The project died under its own weight like many others, yet, the lessons were not learned. From the beginning, same mistakes were made. Need a shiny surface? Use lights! Emissive materials? No way, they are more expensive than using lights and they don´t shine enough (perhaps because the value was 1.0, instead of trying more to see what happens?). Look here and see, lights are dark green in the shader complexity view, so they are optimized! The lights had shadows, but dont worry, the light areas don´t overlap each other (at least, most of them), so, no problem if we have 20-30 lights in scene at same time! 

We wanted to make the game in one month. Me and another guy, who had experience with Godot, ensured that we could make a endless runner in a month, yet, we were not authorized to change engine. After 8 months, the project is... hard to say. Features keep coming, and more crazy features has been discarded, becasue of course, the project can not be just a runner, it has to be a runner with original mechanics, with bosses you had to fight, and lots of things falling onto you from everywhere all the time. Actual content for the players to buy is still missing (but a lot of effort has been invested in cinematics, filler NPCs and things that will not generate direct sales, or any profit at all). And when finnally the game was tested in a phone... it rana t 15 FPS. Yeah, that´s another one: only one PC could build and the user was too busy to build. So, we, the developers, got one build to test every 2-3 months.
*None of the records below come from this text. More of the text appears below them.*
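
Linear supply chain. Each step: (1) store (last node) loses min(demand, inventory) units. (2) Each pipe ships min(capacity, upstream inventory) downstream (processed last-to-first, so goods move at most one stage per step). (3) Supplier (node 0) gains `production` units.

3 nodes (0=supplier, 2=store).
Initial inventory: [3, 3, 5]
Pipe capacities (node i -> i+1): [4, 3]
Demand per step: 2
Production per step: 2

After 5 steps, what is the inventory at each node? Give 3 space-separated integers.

Step 1: demand=2,sold=2 ship[1->2]=3 ship[0->1]=3 prod=2 -> inv=[2 3 6]
Step 2: demand=2,sold=2 ship[1->2]=3 ship[0->1]=2 prod=2 -> inv=[2 2 7]
Step 3: demand=2,sold=2 ship[1->2]=2 ship[0->1]=2 prod=2 -> inv=[2 2 7]
Step 4: demand=2,sold=2 ship[1->2]=2 ship[0->1]=2 prod=2 -> inv=[2 2 7]
Step 5: demand=2,sold=2 ship[1->2]=2 ship[0->1]=2 prod=2 -> inv=[2 2 7]

2 2 7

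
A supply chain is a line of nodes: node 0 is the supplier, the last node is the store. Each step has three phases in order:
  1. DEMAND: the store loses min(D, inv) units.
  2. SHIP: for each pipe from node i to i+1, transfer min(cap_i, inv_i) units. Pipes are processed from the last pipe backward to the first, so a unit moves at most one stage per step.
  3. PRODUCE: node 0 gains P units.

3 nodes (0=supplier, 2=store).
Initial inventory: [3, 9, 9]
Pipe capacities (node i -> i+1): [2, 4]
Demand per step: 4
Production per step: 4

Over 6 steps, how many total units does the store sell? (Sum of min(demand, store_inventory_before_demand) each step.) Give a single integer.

Step 1: sold=4 (running total=4) -> [5 7 9]
Step 2: sold=4 (running total=8) -> [7 5 9]
Step 3: sold=4 (running total=12) -> [9 3 9]
Step 4: sold=4 (running total=16) -> [11 2 8]
Step 5: sold=4 (running total=20) -> [13 2 6]
Step 6: sold=4 (running total=24) -> [15 2 4]

Answer: 24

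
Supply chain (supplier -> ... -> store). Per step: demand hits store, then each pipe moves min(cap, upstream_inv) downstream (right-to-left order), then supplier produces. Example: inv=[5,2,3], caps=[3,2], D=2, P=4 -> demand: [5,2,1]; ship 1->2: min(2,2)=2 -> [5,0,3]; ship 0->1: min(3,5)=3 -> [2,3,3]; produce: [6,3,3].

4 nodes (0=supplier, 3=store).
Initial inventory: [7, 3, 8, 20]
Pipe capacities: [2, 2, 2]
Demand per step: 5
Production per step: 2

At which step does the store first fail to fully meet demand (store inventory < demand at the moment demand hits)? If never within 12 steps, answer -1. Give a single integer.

Step 1: demand=5,sold=5 ship[2->3]=2 ship[1->2]=2 ship[0->1]=2 prod=2 -> [7 3 8 17]
Step 2: demand=5,sold=5 ship[2->3]=2 ship[1->2]=2 ship[0->1]=2 prod=2 -> [7 3 8 14]
Step 3: demand=5,sold=5 ship[2->3]=2 ship[1->2]=2 ship[0->1]=2 prod=2 -> [7 3 8 11]
Step 4: demand=5,sold=5 ship[2->3]=2 ship[1->2]=2 ship[0->1]=2 prod=2 -> [7 3 8 8]
Step 5: demand=5,sold=5 ship[2->3]=2 ship[1->2]=2 ship[0->1]=2 prod=2 -> [7 3 8 5]
Step 6: demand=5,sold=5 ship[2->3]=2 ship[1->2]=2 ship[0->1]=2 prod=2 -> [7 3 8 2]
Step 7: demand=5,sold=2 ship[2->3]=2 ship[1->2]=2 ship[0->1]=2 prod=2 -> [7 3 8 2]
Step 8: demand=5,sold=2 ship[2->3]=2 ship[1->2]=2 ship[0->1]=2 prod=2 -> [7 3 8 2]
Step 9: demand=5,sold=2 ship[2->3]=2 ship[1->2]=2 ship[0->1]=2 prod=2 -> [7 3 8 2]
Step 10: demand=5,sold=2 ship[2->3]=2 ship[1->2]=2 ship[0->1]=2 prod=2 -> [7 3 8 2]
Step 11: demand=5,sold=2 ship[2->3]=2 ship[1->2]=2 ship[0->1]=2 prod=2 -> [7 3 8 2]
Step 12: demand=5,sold=2 ship[2->3]=2 ship[1->2]=2 ship[0->1]=2 prod=2 -> [7 3 8 2]
First stockout at step 7

7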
Well, would you say, it is impossible that after three years they haven´t learned anything. Yes, a couple of things were learned the hard way. The main artist had to discard scene lights. I discarded lights in place of emissive surfaces, without asking permission or telling anyone (nobody noticed it). We couldn´t cut the massive amount of assets used on each scene type, but at least the trees were replaced by a billboard. And no, it was not enough, we barely get 30-32 FPS in a mid range phone.
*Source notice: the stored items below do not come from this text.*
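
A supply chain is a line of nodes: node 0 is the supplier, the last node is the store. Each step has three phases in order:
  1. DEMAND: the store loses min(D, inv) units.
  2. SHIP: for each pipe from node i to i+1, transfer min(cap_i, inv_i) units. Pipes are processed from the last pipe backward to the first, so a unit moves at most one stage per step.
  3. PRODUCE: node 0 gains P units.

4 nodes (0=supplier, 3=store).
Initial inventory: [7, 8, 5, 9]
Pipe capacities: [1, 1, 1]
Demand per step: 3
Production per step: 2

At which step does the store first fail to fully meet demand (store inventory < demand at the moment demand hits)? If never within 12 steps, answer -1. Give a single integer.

Step 1: demand=3,sold=3 ship[2->3]=1 ship[1->2]=1 ship[0->1]=1 prod=2 -> [8 8 5 7]
Step 2: demand=3,sold=3 ship[2->3]=1 ship[1->2]=1 ship[0->1]=1 prod=2 -> [9 8 5 5]
Step 3: demand=3,sold=3 ship[2->3]=1 ship[1->2]=1 ship[0->1]=1 prod=2 -> [10 8 5 3]
Step 4: demand=3,sold=3 ship[2->3]=1 ship[1->2]=1 ship[0->1]=1 prod=2 -> [11 8 5 1]
Step 5: demand=3,sold=1 ship[2->3]=1 ship[1->2]=1 ship[0->1]=1 prod=2 -> [12 8 5 1]
Step 6: demand=3,sold=1 ship[2->3]=1 ship[1->2]=1 ship[0->1]=1 prod=2 -> [13 8 5 1]
Step 7: demand=3,sold=1 ship[2->3]=1 ship[1->2]=1 ship[0->1]=1 prod=2 -> [14 8 5 1]
Step 8: demand=3,sold=1 ship[2->3]=1 ship[1->2]=1 ship[0->1]=1 prod=2 -> [15 8 5 1]
Step 9: demand=3,sold=1 ship[2->3]=1 ship[1->2]=1 ship[0->1]=1 prod=2 -> [16 8 5 1]
Step 10: demand=3,sold=1 ship[2->3]=1 ship[1->2]=1 ship[0->1]=1 prod=2 -> [17 8 5 1]
Step 11: demand=3,sold=1 ship[2->3]=1 ship[1->2]=1 ship[0->1]=1 prod=2 -> [18 8 5 1]
Step 12: demand=3,sold=1 ship[2->3]=1 ship[1->2]=1 ship[0->1]=1 prod=2 -> [19 8 5 1]
First stockout at step 5

5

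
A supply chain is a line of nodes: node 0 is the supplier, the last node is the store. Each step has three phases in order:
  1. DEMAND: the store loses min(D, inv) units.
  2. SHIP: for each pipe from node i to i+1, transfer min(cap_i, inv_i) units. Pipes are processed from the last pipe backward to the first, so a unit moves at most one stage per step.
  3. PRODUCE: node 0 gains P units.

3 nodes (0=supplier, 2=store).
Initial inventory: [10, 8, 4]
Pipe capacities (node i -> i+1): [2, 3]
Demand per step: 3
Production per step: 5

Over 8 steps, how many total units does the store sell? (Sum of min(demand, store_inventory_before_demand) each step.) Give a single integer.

Answer: 24

Derivation:
Step 1: sold=3 (running total=3) -> [13 7 4]
Step 2: sold=3 (running total=6) -> [16 6 4]
Step 3: sold=3 (running total=9) -> [19 5 4]
Step 4: sold=3 (running total=12) -> [22 4 4]
Step 5: sold=3 (running total=15) -> [25 3 4]
Step 6: sold=3 (running total=18) -> [28 2 4]
Step 7: sold=3 (running total=21) -> [31 2 3]
Step 8: sold=3 (running total=24) -> [34 2 2]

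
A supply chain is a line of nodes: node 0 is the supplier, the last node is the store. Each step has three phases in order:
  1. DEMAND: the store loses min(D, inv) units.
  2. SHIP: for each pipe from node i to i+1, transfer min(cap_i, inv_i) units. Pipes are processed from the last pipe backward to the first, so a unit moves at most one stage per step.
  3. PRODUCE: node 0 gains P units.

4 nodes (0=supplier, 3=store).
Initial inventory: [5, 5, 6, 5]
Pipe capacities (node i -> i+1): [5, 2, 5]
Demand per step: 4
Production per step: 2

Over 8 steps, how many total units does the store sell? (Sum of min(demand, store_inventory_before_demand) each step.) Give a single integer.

Step 1: sold=4 (running total=4) -> [2 8 3 6]
Step 2: sold=4 (running total=8) -> [2 8 2 5]
Step 3: sold=4 (running total=12) -> [2 8 2 3]
Step 4: sold=3 (running total=15) -> [2 8 2 2]
Step 5: sold=2 (running total=17) -> [2 8 2 2]
Step 6: sold=2 (running total=19) -> [2 8 2 2]
Step 7: sold=2 (running total=21) -> [2 8 2 2]
Step 8: sold=2 (running total=23) -> [2 8 2 2]

Answer: 23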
Ok, then, first lesson. If you don´t know about something, get somebody who knows and pay him to do the job. Specially that: get somebody who actually knows what he is doing (second lesson). Making games is not about placing assets in the editor, is about knowing what are the best assets to place in the editor for the kind of game I am doing and my target platform. What a nice looking 3D game? not gonna happen in mobile platforms, unless you have some really great 3d artists that can texturize like real geniuses. Third lesson: listen to the people who know. Not sure if this is the place, but here is fourth lesson: principles are fine, and wanting to prove yourself is great, but ultimately, game industry is about making money. Wanna impress? Make a game that makes money. Simple is not bad. Fancy graphics does not make a game good by themselves. Focus on making something fun. That´s more like several lessons in one, but right now I lost the count, and I have to go back to work. Without consulting me, Bobby decided that in some specific level, the player skates instead of running, which means the mode made for the rest of the game and the careful work I made to support multiple playable characters with equippable items is gonna go throught the drain. If it is even remotely possible to implement such thing.